Impact
The Linux kernel's flash memory driver, spi-nor, contains an out-of-bounds read bug in spi_nor_params_show(). The function mistakes the size of an array of pointers for the number of elements by using sizeof on the pointer array, which on 64-bit systems inflates the length eight times. This miscalculation is used by spi_nor_print_flags() to bounds-check array accesses, allowing a flag that exceeds the real element count but falls within the inflated byte size to trigger a read beyond the array boundary. The exposed data can include sensitive kernel memory, resulting in information disclosure.

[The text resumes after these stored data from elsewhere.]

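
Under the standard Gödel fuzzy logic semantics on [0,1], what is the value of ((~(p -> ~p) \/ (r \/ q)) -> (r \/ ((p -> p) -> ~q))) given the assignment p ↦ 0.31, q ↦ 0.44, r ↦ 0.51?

~p: Gödel ¬ of 0.31 = 0 (operand ≠ 0)
(p -> ~p): 0.31 > 0, so result = 0
~(p -> ~p): Gödel ¬ of 0 = 1 (operand is 0)
(r \/ q) = max(0.51, 0.44) = 0.51
(~(p -> ~p) \/ (r \/ q)) = max(1, 0.51) = 1
(p -> p): 0.31 ≤ 0.31, so result = 1
~q: Gödel ¬ of 0.44 = 0 (operand ≠ 0)
((p -> p) -> ~q): 1 > 0, so result = 0
(r \/ ((p -> p) -> ~q)) = max(0.51, 0) = 0.51
((~(p -> ~p) \/ (r \/ q)) -> (r \/ ((p -> p) -> ~q))): 1 > 0.51, so result = 0.51

0.51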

The weakness corresponds to CWE-125 (Out-of-bounds Read) and CWE-788 (Read or Write of Invalid Memory Location).
Affected Systems
All Linux kernel versions that contain the debugfs spi-nor implementation are affected until the fix is applied. The issue is present in the source tree for the Linux kernel as a whole, with no version restrictions listed. System administrators should consider any kernel running the buggy code as susceptible.
Risk and Exploitability
The vulnerability has a CVSS score of 7.1, EPSS < 1%, and is not listed in the CISA KEV catalog. While the description does not explicitly state an exploitation path, the code path involves debugfs, so the likely attack vector is local access to debugfs, which is typically available only to users with root privileges or those granted debugfs permissions. Thus the attack surface is local and requires elevated or privileged user access. An attacker who can read the out-of-bounds data might use the information disclosure to facilitate further local privilege escalation or sensitive data extraction; no remote exploitation path is described.